Politics is a profession, but it isn’t business. There is something they have in common, though, which may become very important now Britain’s election is over and won.
Over the last few weeks, I have heard many leaders of EEF member firms bemoaning an election campaign in which personal abuse and casual spending pledges have eclipsed real debate on how Britain can earn its living for the future. They are right when they draw attention to the real big questions the new government must now return to tackling.
But if the campaign felt unedifying, reflect on what really happened last night. The Conservatives’ strategists, of whom Chancellor George Osborne is the leading light, have given a masterclass in consistently sticking to a plan. Five years ago they decided the election story: the government fixes the public finances, oversees economic recovery, shows leadership, and goes to the country on a clear choice between that track record and the inconsistent policies of the Opposition. Five years on, the coalition government was still on that script and that consistency paid off.
Now here is the crossover with what business needs from the new government. EEF members have made it very clear that continuity and stability in business policy are crucial. The last government set a good path for infrastructure decisions and investment, by the end of the Parliament had begun to sort out skills policy, and had an industrial strategy and an approach to encouraging innovation that had traction. This gave firms some hope that Britain could address its productivity problem and export deficit, and that rebalancing the economy was doable.
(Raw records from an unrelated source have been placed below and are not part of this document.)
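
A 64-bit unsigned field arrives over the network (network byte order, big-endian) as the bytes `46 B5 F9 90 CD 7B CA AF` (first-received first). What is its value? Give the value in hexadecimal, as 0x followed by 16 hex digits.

0x46B5F990CD7BCAAF

Big-endian stores the most-significant byte at the lowest address.
The bytes are already most-significant first: 0x46B5F990CD7BCAAF.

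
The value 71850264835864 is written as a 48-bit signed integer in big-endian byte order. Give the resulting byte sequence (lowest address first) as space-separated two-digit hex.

71850264835864 in hexadecimal, padded to 48 bits, is 0x4158F1833718.
Split into bytes (most-significant first): 41 58 F1 83 37 18.
Big-endian: lowest address holds the most-significant byte.
So the memory order matches the most-significant-first order: 41 58 F1 83 37 18.

41 58 F1 83 37 18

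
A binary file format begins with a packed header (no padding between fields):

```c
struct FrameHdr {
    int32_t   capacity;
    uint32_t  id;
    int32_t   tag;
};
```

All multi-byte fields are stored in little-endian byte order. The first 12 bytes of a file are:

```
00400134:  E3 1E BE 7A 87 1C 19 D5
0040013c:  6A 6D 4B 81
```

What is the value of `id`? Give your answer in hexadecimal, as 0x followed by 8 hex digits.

`id` follows `capacity` (4 bytes), so it starts at byte offset 4 and occupies 4 bytes.
Bytes at offsets 4..7: 87 1C 19 D5.
Little-endian stores the least-significant byte at the lowest address.
Reassemble most-significant byte first: D5 19 1C 87 → 0xD5191C87.

0xD5191C87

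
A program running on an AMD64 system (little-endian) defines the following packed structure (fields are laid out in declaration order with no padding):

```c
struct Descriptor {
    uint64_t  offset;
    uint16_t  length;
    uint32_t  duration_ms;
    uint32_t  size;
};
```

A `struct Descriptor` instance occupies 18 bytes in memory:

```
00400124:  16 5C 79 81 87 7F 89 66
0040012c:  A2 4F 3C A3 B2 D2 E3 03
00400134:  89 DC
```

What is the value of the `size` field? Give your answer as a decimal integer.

`size` follows `offset` (8 B), `length` (2 B), `duration_ms` (4 B), so it starts at offset 8 + 2 + 4 = 14 and occupies 4 bytes.
Bytes at offsets 14..17: E3 03 89 DC.
Little-endian: lowest address holds the least-significant byte.
Reassemble most-significant byte first: DC 89 03 E3 → 0xDC8903E3.
0xDC8903E3 = 3699966947.

3699966947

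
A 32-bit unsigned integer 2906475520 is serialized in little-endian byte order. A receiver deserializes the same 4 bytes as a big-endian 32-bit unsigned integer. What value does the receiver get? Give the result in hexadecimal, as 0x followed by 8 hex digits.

2906475520 in 32-bit hexadecimal is 0xAD3D4C00.
Stored little-endian, the bytes at ascending addresses are 00 4C 3D AD.
Read back as big-endian, the last byte is least significant, giving 0x004C3DAD.

0x004C3DAD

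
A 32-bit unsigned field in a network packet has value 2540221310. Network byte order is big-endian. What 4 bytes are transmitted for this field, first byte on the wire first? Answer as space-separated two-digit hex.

97 68 B3 7E

2540221310 in hexadecimal, padded to 32 bits, is 0x9768B37E.
Split into bytes (most-significant first): 97 68 B3 7E.
Big-endian: lowest address holds the most-significant byte.
So the memory order matches the most-significant-first order: 97 68 B3 7E.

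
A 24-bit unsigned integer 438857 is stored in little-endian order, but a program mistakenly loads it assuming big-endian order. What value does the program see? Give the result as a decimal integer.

4829702

438857 in 24-bit hexadecimal is 0x06B249.
Stored little-endian, the bytes at ascending addresses are 49 B2 06.
Read back as big-endian, the last byte is least significant, giving 0x49B206.
0x49B206 = 4829702.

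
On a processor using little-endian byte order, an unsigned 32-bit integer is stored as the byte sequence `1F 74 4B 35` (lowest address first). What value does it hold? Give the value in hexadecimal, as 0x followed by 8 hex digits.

Little-endian: lowest address holds the least-significant byte.
Reassemble most-significant byte first: 35 4B 74 1F → 0x354B741F.

0x354B741F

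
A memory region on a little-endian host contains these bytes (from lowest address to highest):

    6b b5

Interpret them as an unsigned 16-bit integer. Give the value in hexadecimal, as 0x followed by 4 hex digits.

0xB56B

Little-endian stores the least-significant byte at the lowest address.
Reassemble most-significant byte first: B5 6B → 0xB56B.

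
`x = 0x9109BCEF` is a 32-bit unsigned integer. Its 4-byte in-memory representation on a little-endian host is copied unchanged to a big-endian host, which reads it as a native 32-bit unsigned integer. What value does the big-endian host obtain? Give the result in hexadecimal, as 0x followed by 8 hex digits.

0xEFBC0991

Stored little-endian, the bytes at ascending addresses are EF BC 09 91.
Read back as big-endian, the last byte is least significant, giving 0xEFBC0991.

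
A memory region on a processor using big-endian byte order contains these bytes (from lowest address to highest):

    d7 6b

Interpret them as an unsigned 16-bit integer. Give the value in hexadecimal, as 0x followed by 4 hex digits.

0xD76B

Big-endian: lowest address holds the most-significant byte.
The bytes are already most-significant first: 0xD76B.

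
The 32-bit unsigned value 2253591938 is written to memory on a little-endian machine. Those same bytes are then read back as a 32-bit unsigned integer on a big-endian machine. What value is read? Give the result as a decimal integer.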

The question now is whether the new government will show the same consistency and support in its approach to business policy it has shown in its political strategy. With the Conservatives no longer constrained by coalition, and the Lib Dem star Vince Cable no longer counterbalancing a suspicion of industrial strategy that runs deep in both the Treasury and important parts of the Conservative tradition, just how safe is the existing suite of policies when the coming Spending Review will be seeking billions in savings? And the new government will also, we assume, be proceeding with a referendum on Britain’s EU membership, with eurosceptical Conservative backbenchers feeling feistier than they have for a decade: there is still clearly potential for upheaval.
EEF members’ ask of this re-elected Prime Minister is more of the same. The paradox is that the circumstances of his re-election actually make policy stability harder. To keep things on track, it may be a pre-requisite for the business department BIS to be led by a Tory big beast who can take Treasury orthodoxy on and manage the Conservative eurosceptics. Michael Heseltine played that part once; now who might this generation’s Tarzan be?